Daughter #2: Born in the USA. All sorts of network issues resulting from conflicts between our OBGYN and hospital, which had to be escalated to our parent company's HR department to sort out. The billed cost for all services was something around $50000, of which insurance discounts cut about in half, and in the end we paid something around $6000 oop between deductibles and care that was denied coverage. I estimate I spent a hundred hours sorting this out, and was still fighting with the insurance company on her first birthday.
Note that both were simple deliveries with no complications and the quality of care was perfectly fine in both cases.
Excellent but not much here is new. Part of the reason I became a Democrat in the 90s from my formerly Republican physician parents is because the attacks on the Clinton’s national health plan didn’t make sense.
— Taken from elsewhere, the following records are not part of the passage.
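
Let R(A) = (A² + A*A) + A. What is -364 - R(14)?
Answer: -770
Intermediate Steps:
R(A) = A + 2*A² (R(A) = (A² + A²) + A = 2*A² + A = A + 2*A²)
-364 - R(14) = -364 - 14*(1 + 2*14) = -364 - 14*(1 + 28) = -364 - 14*29 = -364 - 1*406 = -364 - 406 = -770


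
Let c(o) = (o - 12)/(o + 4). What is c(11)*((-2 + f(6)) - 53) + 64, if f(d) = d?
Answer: 1009/15 ≈ 67.267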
When you look at other countries they simply understand - x amount of people get sick, let’s be ready to provide x amount of coverage.
We simply overspend massively on health care and still can’t really cover everyone and remain pitiful versus other wealthy nations on preventative care.
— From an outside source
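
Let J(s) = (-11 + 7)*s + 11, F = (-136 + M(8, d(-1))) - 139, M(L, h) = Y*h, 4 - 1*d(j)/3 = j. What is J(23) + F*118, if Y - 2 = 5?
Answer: -20141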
Much of middle class salary “gains” have gone to for profit insurance corporations whose executives make literally in the tens of millions annually to never improve the product.
The pharmacy-benefit-managers take a huge chunk.
We wake up everyday forgoing the leverage that a massive wealthy 340 million person nation could use to be price competitive for so many services because we have hundreds of thousands of health care delivery sources working against each other.
And sadly as a physician - we are rewarded for doing not succeeding. This fee for service model is also a unique American healthcare preference.